A tutorial for ‘Advancing ecosystem carbon flux research’#
This book helps to explore tools and datasets, that are useful for researchers working topics ranging from processes in the carbon cycle to machine learning tools and remote sensing. This book will be tested within the “Advancing ecosystem carbon flux research” at the Lorentz Center between 14 - 18 October 2024 and be used to inform the discussion on research priorities for the terrestrial carbon cycle and technical developments for research in the next decade.
The aim is for the concepts covered during the workshop to open the discussion on openess and reproducibility with the community and to introduce researchers to some useful tools and concepts that can be transfered to their research. A longer overview of the material and sections covered in the workshop can be found here.
Working with modern (cloud) data formats#
Currently, many datasets, such as FLUXNET are stored in CSV or netcdf/hdf5 formats, which need to be downloaded by the user from a database requiring an account. This process can be quite time consuming and make it difficult to replicate research if the version, variables used etc are not adequately documented. Additionally, geospatial datasets in general are becoming increasingly large and complex and as a result, downloading data has become increasingly impractical. Cloud-optimized geospatial formats present an alternative to downloading data, that is more efficient, flexible and scalable. Additionally, it allows the user to more easily download subsets of data, rather than the entire dataset.

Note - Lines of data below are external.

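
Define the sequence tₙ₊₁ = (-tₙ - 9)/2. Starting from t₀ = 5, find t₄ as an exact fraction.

-5/2

t₁ = (-5 - 9)/2 = -7.
t₂ = (-(-7) - 9)/2 = -1.
t₃ = (-(-1) - 9)/2 = -4.
t₄ = (-(-4) - 9)/2 = -5/2.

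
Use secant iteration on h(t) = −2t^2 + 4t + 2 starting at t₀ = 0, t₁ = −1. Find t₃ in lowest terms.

h(0) = 2, h(−1) = −4. t₂ = (−1) − (−4)·((−1) − 0)/((−4) − 2) = −1/3.
h(−1) = −4, h(−1/3) = 4/9. t₃ = (−1/3) − (4/9)·((−1/3) − (−1))/((4/9) − (−4)) = −2/5.

−2/5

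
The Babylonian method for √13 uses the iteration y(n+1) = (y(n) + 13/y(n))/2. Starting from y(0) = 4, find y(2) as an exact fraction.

1673/464

y(1) = (4 + 13/4)/2 = 29/8.
y(2) = (29/8 + 13/(29/8))/2 = 1673/464.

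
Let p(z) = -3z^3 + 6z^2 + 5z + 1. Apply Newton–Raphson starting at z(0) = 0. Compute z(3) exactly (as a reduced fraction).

p'(z) = -9z^2 + 12z + 5.
p(0) = 1, p'(0) = 5, so z(1) = 0 - 1/5 = -1/5.
p(-1/5) = 33/125, p'(-1/5) = 56/25, so z(2) = (-1/5) - (33/125)/(56/25) = -89/280.
p(-89/280) = 2486187/21952000, p'(-89/280) = 21671/78400, so z(3) = (-89/280) - (2486187/21952000)/(21671/78400) = -2207453/3033940.

-2207453/3033940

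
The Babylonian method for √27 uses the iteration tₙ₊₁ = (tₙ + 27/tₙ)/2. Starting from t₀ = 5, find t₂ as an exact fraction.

t₁ = (5 + 27/5)/2 = 26/5.
t₂ = (26/5 + 27/(26/5))/2 = 1351/260.

1351/260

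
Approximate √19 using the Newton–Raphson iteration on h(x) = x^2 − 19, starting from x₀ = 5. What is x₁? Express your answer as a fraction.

h'(x) = 2x.
h(5) = 6, h'(5) = 10, so x₁ = 5 − 6/10 = 22/5.

22/5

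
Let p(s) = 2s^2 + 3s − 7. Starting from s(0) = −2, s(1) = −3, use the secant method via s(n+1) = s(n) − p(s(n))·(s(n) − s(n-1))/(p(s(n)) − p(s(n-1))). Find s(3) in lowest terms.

−163/59

p(−2) = −5, p(−3) = 2. s(2) = (−3) − 2·((−3) − (−2))/(2 − (−5)) = −19/7.
p(−3) = 2, p(−19/7) = −20/49. s(3) = (−19/7) − (−20/49)·((−19/7) − (−3))/((−20/49) − 2) = −163/59.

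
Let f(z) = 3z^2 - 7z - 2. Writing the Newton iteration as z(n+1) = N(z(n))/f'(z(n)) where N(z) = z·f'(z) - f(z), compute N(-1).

5

f'(z) = 6z - 7.
N(z) = z·f'(z) - f(z) = z·(6z - 7) - (3z^2 - 7z - 2) = 3z^2 + 2.
N(-1) = 5.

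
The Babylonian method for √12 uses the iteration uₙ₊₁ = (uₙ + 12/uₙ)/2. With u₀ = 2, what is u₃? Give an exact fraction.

u₁ = (2 + 12/2)/2 = 4.
u₂ = (4 + 12/4)/2 = 7/2.
u₃ = (7/2 + 12/(7/2))/2 = 97/28.

97/28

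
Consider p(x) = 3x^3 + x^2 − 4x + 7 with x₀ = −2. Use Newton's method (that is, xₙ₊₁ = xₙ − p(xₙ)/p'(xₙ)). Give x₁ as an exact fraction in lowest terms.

p'(x) = 9x^2 + 2x − 4.
p(−2) = −5, p'(−2) = 28, so x₁ = (−2) − (−5)/28 = −51/28.

−51/28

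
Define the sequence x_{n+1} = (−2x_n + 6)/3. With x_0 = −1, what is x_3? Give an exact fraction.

x_1 = (−2·(−1) + 6)/3 = 8/3.
x_2 = (−2·(8/3) + 6)/3 = 2/9.
x_3 = (−2·(2/9) + 6)/3 = 50/27.

50/27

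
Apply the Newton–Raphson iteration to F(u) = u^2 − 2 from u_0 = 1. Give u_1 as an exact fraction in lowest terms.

F'(u) = 2u.
F(1) = −1, F'(1) = 2, so u_1 = 1 − (−1)/2 = 3/2.

3/2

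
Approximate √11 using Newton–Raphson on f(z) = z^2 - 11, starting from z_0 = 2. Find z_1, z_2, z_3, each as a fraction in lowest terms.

z_1 = 15/4, z_2 = 401/120, z_3 = 319201/96240

f'(z) = 2z.
f(2) = -7, f'(2) = 4, so z_1 = 2 - (-7)/4 = 15/4.
f(15/4) = 49/16, f'(15/4) = 15/2, so z_2 = (15/4) - (49/16)/(15/2) = 401/120.
f(401/120) = 2401/14400, f'(401/120) = 401/60, so z_3 = (401/120) - (2401/14400)/(401/60) = 319201/96240.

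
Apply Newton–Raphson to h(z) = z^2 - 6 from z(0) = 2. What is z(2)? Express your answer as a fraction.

49/20

h'(z) = 2z.
h(2) = -2, h'(2) = 4, so z(1) = 2 - (-2)/4 = 5/2.
h(5/2) = 1/4, h'(5/2) = 5, so z(2) = (5/2) - (1/4)/5 = 49/20.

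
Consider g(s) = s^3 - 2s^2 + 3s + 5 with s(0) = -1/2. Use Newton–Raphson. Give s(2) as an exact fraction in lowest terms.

-9/10

g'(s) = 3s^2 - 4s + 3.
g(-1/2) = 23/8, g'(-1/2) = 23/4, so s(1) = (-1/2) - (23/8)/(23/4) = -1.
g(-1) = -1, g'(-1) = 10, so s(2) = (-1) - (-1)/10 = -9/10.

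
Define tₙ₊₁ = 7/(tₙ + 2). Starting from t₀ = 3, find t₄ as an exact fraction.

483/257

t₁ = 7/(3 + 2) = 7/5.
t₂ = 7/(7/5 + 2) = 35/17.
t₃ = 7/(35/17 + 2) = 119/69.
t₄ = 7/(119/69 + 2) = 483/257.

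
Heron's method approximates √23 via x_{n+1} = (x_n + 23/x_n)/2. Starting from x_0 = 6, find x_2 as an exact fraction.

x_1 = (6 + 23/6)/2 = 59/12.
x_2 = (59/12 + 23/(59/12))/2 = 6793/1416.

6793/1416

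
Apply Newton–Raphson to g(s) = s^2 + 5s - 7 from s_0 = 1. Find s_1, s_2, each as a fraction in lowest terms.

g'(s) = 2s + 5.
g(1) = -1, g'(1) = 7, so s_1 = 1 - (-1)/7 = 8/7.
g(8/7) = 1/49, g'(8/7) = 51/7, so s_2 = (8/7) - (1/49)/(51/7) = 407/357.

s_1 = 8/7, s_2 = 407/357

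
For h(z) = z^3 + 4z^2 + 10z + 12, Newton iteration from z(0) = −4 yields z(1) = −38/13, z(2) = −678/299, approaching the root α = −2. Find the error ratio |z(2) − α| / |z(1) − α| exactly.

20/69

z(1) − α = −38/13 − (−2) = −38/13 + 2 = −12/13, so |z(1) − α| = 12/13.
z(2) − α = −678/299 − (−2) = −678/299 + 2 = −80/299, so |z(2) − α| = 80/299.
Ratio = (80/299) / (12/13) = 20/69.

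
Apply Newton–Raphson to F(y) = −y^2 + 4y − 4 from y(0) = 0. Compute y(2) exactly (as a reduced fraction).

F'(y) = −2y + 4.
F(0) = −4, F'(0) = 4, so y(1) = 0 − (−4)/4 = 1.
F(1) = −1, F'(1) = 2, so y(2) = 1 − (−1)/2 = 3/2.

3/2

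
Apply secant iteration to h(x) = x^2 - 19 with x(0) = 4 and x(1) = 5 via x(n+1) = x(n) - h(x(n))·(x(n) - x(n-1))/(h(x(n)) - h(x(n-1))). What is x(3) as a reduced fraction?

61/14

h(4) = -3, h(5) = 6. x(2) = 5 - 6·(5 - 4)/(6 - (-3)) = 13/3.
h(5) = 6, h(13/3) = -2/9. x(3) = (13/3) - (-2/9)·((13/3) - 5)/((-2/9) - 6) = 61/14.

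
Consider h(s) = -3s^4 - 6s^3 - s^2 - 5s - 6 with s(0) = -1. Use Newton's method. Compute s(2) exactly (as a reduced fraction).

-5846/6573

h'(s) = -12s^3 - 18s^2 - 2s - 5.
h(-1) = 1, h'(-1) = -9, so s(1) = (-1) - 1/(-9) = -8/9.
h(-8/9) = -10/2187, h'(-8/9) = -2191/243, so s(2) = (-8/9) - (-10/2187)/(-2191/243) = -5846/6573.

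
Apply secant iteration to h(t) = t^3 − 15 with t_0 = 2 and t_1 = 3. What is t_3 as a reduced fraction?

6395/2613

h(2) = −7, h(3) = 12. t_2 = 3 − 12·(3 − 2)/(12 − (−7)) = 45/19.
h(3) = 12, h(45/19) = −11760/6859. t_3 = (45/19) − (−11760/6859)·((45/19) − 3)/((−11760/6859) − 12) = 6395/2613.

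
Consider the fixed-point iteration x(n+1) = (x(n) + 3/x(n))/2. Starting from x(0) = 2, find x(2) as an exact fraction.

x(1) = (2 + 3/2)/2 = 7/4.
x(2) = (7/4 + 3/(7/4))/2 = 97/56.

97/56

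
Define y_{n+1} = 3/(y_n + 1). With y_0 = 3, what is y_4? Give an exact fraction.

y_1 = 3/(3 + 1) = 3/4.
y_2 = 3/(3/4 + 1) = 12/7.
y_3 = 3/(12/7 + 1) = 21/19.
y_4 = 3/(21/19 + 1) = 57/40.

57/40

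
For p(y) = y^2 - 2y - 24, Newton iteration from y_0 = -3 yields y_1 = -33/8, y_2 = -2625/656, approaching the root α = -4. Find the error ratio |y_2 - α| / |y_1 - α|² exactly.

4/41

y_1 - α = -33/8 - (-4) = -33/8 + 4 = -1/8, so |y_1 - α| = 1/8.
y_2 - α = -2625/656 - (-4) = -2625/656 + 4 = -1/656, so |y_2 - α| = 1/656.
|y_1 - α|² = 1/64.
Ratio = (1/656) / (1/64) = 4/41.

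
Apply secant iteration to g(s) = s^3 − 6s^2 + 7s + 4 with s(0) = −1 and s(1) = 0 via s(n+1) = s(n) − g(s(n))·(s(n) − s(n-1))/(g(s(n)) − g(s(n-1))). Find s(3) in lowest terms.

−196/431

g(−1) = −10, g(0) = 4. s(2) = 0 − 4·(0 − (−1))/(4 − (−10)) = −2/7.
g(0) = 4, g(−2/7) = 510/343. s(3) = (−2/7) − (510/343)·((−2/7) − 0)/((510/343) − 4) = −196/431.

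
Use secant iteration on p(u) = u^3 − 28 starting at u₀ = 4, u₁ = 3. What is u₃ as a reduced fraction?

113260/37297

p(4) = 36, p(3) = −1. u₂ = 3 − (−1)·(3 − 4)/((−1) − 36) = 112/37.
p(3) = −1, p(112/37) = −13356/50653. u₃ = (112/37) − (−13356/50653)·((112/37) − 3)/((−13356/50653) − (−1)) = 113260/37297.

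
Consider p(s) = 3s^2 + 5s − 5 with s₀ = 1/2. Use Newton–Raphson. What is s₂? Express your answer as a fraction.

6707/9536

p'(s) = 6s + 5.
p(1/2) = −7/4, p'(1/2) = 8, so s₁ = (1/2) − (−7/4)/8 = 23/32.
p(23/32) = 147/1024, p'(23/32) = 149/16, so s₂ = (23/32) − (147/1024)/(149/16) = 6707/9536.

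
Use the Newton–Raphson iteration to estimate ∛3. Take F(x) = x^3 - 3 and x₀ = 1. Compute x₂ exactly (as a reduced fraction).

F'(x) = 3x^2.
F(1) = -2, F'(1) = 3, so x₁ = 1 - (-2)/3 = 5/3.
F(5/3) = 44/27, F'(5/3) = 25/3, so x₂ = (5/3) - (44/27)/(25/3) = 331/225.

331/225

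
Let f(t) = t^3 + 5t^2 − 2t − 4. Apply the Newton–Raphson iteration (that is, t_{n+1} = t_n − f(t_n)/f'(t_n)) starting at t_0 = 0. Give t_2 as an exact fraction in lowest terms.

−4/5

f'(t) = 3t^2 + 10t − 2.
f(0) = −4, f'(0) = −2, so t_1 = 0 − (−4)/(−2) = −2.
f(−2) = 12, f'(−2) = −10, so t_2 = (−2) − 12/(−10) = −4/5.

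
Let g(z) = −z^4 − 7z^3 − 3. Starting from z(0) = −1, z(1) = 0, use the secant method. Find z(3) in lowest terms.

g(−1) = 3, g(0) = −3. z(2) = 0 − (−3)·(0 − (−1))/((−3) − 3) = −1/2.
g(0) = −3, g(−1/2) = −35/16. z(3) = (−1/2) − (−35/16)·((−1/2) − 0)/((−35/16) − (−3)) = −24/13.

−24/13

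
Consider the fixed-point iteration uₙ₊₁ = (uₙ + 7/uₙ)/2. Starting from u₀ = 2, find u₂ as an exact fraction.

233/88

u₁ = (2 + 7/2)/2 = 11/4.
u₂ = (11/4 + 7/(11/4))/2 = 233/88.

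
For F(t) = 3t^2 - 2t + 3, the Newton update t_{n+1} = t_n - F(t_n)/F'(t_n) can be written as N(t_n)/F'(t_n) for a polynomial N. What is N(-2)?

F'(t) = 6t - 2.
N(t) = t·F'(t) - F(t) = t·(6t - 2) - (3t^2 - 2t + 3) = 3t^2 - 3.
N(-2) = 9.

9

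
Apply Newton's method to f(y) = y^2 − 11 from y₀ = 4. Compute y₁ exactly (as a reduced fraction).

f'(y) = 2y.
f(4) = 5, f'(4) = 8, so y₁ = 4 − 5/8 = 27/8.

27/8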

An overwiew of the common formats and the advantages of cloud-optimised formats can be found here
Zarr#
One common and increasingly popular cloud-optimised format is Zarr, which is community-maintained and designed for large datasets. With cloud-hosted data becoming easier and more common, Zarr was created out of the need for scientific data formats to be optimised for object storage rather than file-based storage. Therefore, Zarr has specific features that make it optimised for the cloud, not found in file formats like netCDF. Although Zarr has many advantages but it important to firstly consider the application, as its use may not always be ideal, such as in block-storage filesystems like HPCs. More information on the differences can be found here and how to choose between the NetCDF and Zarr here.
Why use Zarr#
In many cases, there are several advantages to using Zarr:
Parallel computing: Zarr’s flexible indexing and compatibility with object storage lends itself to parallel processing. It provides a clean library for accessing the internals of binary files and also makes those internals themselves simple and transparent. Each n-dimensional chunk of data is given a name and placed in a separate file making it accessible without the need for a library. Zarr also integrates with popular parallel computing libraries, like dask.
Chunked and compressed storage: Data is stored into manageable chunks and supports compression algorithms. This approach allows for random access to subsets of the data and makes handling Zarr data less memory intensive and faster.
FAIR and accessible data: Though the bytes need decoding, a fair amount of the general structure needs no interpretation. Additionally, Zarr stores metadata alongside the data, which enhances organisation and facilitates reproducibility in scientific workflows.
More information on the benefits and uses of Zarr can be found in this blog.